The provost then presented Hill with a framed image of the Callicarpa americana plant (American Beautyberry). The plant is native to Georgia and other Southern states and was sourced by Emory medical ethnobotanist Cassandra Quave, who has researched its medicinal use by Muscogee and other Native American tribes.

“May this gift serve as a symbol of healing and hope … and as a reminder of our mutual respect for each other and for the land as a source of life and learning,” Bellamkonda said.

Emory’s commitment to learn from the Muscogee Nation 

President Gregory L. Fenves announced the approval of the Land Acknowledgment in September in the lead-up to the university’s “In the Wake of Slavery and Dispossession” symposium. The symposium “highlighted the ongoing efforts and research in the areas of slavery, dispossession, and restorative justice, with a focus on the legacy of racism and its enduring effects at Emory University.”

Fenves also announced he was forming a Language Path Working Group that, building on the Task Force on Untold Stories and Disenfranchised Populations’ recommendations, would draft a Request for Proposals for landscape and other artists to design physical reminders on the Oxford and Atlanta campuses to highlight Muscogee land and knowledge in relation to the land and history. 
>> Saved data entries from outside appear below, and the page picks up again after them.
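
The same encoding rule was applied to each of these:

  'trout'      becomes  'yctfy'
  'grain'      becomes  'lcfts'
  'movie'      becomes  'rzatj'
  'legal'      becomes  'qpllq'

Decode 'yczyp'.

trunk

Shifts by position in trout: pos 0: t→y (+5), pos 1: r→c (+11), pos 2: o→t (+5), pos 3: u→f (+11) — repeating every 2. A repeating key of period 2 is used — shifts +5, +11 over and over.
Decoding yczyp: y−5=t, c−11=r, z−5=u, y−11=n, p−5=k.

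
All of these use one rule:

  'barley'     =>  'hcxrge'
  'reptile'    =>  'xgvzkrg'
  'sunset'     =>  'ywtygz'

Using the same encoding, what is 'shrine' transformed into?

ynxktg

The shift depends on letter class: consonant b→h is +6, but vowel a→c is +2. The rule splits by letter class: vowels +2, consonants +6.
For shrine: s(cons)+6=y, h(cons)+6=n, r(cons)+6=x, i(vowel)+2=k, n(cons)+6=t, e(vowel)+2=g.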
The group is co-chaired by Malinda Maynor Lowery, Cahoon Family Professor of American History in Emory College, and the Rev. Gregory W. McGonigle, Emory’s dean of religious life and university chaplain. Other task force members include students, faculty and staff. 
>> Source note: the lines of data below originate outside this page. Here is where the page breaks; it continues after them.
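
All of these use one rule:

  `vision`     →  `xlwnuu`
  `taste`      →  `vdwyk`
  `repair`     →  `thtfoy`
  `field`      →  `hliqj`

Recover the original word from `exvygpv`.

curtain

Letter i (0-indexed) is shifted by i+2, so successive shifts are 2, 3, 4, ….
Reversing it on exvygpv: e−2=c, x−3=u, v−4=r, y−5=t, g−6=a, p−7=i, v−8=n.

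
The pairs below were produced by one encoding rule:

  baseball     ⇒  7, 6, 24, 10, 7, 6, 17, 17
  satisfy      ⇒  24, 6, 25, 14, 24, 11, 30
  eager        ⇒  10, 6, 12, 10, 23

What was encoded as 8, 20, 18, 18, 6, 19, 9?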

The Language Path Working Group is also charged with conducting research about Emory’s history and its relation to Native American and Indigenous peoples and identifying opportunities for future programming to educate the campus community.
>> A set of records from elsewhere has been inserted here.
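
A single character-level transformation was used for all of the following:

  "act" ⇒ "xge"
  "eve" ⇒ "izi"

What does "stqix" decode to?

tempo

The output letters match the input read backwards, each shifted +4: act reversed is tca. Read the word backwards and shift each letter +4.
Decoding stqix: shift back: s−4=o, t−4=p, q−4=m, i−4=e, x−4=t → opmet; then reverse → tempo.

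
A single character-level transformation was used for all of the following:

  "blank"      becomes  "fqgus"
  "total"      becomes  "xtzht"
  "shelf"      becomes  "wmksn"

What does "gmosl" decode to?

child

In blank: b→f is +4, l→q is +5, a→g is +6, n→u is +7 — the shift increases by 1 each position. Letter i (0-indexed) is shifted by i+4, so successive shifts are 4, 5, 6, ….
Reversing it on gmosl: g−4=c, m−5=h, o−6=i, s−7=l, l−8=d.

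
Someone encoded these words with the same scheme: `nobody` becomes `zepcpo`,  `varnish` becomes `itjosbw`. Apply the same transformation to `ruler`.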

On the evening of the Muscogee Nation leaders’ visit, after the official reception, the Language Path Working Group held its second meeting, during which they met with members of the delegation to seek their vision for the Language Path. The working group is expected to make its recommendations in May.

McGonigle said meeting with the Muscogee Nation delegation was a “crucial opportunity for our working group to hear directly from the Muscogee Nation leaders on their perspectives.”

“There was a beautiful spirit of openness and a desire to work together to envision an exciting future,” he said. 

Lowery, who is a member of the Lumbee Tribe, said she feels a “keen responsibility to represent my own people well and ensure that Muscogee values are respected and honored.”

“It was a gathering that I feel launched our commitment, as expressed in the Land Acknowledgment, to steward this place with knowledge that has been produced here, since time immemorial,” Lowery said.

“The Muscogee Nation is a sovereign nation, and I am glad that Emory has taken this first step to develop a relationship with the original and ongoing stewards of this place,” she said.

The Rev. Chebon Kernell, executive director of the Native American Comprehensive Plan and executive secretary of Native American and Indigenous Ministries for the General Board of Global Ministries of the United Methodist Church, is a community representative member on the Language Path Working Group. 

He attended the reception and meeting of Emory and Muscogee leaders to “recognize the historic nature of this moment.”

Emory’s progress over the past year to “erase the historical silencing of Native American people” has been years in the making, Kernell said, and was spearheaded in large part by Craig Womack, a recently retired associate professor of English and a leading figure in Native American literary studies, who is himself Muscogee.

“Voices are now starting to be heard, changes are starting to occur, and Emory is the perfect example,” Kernell said. 

After the meeting, the Language Path Working Group members and the Muscogee Nation leadership delegation visited the Michael C. Carlos Museum’s special exhibition “Each/Other,” presenting the works of Marie Watt and Cannupa Hanska Luger. 

As the working group continues its charge, it will seek to build on the Nov. 17 meeting with the Muscogee Nation, with the hope that the Language Path will become a gateway to future collaborations.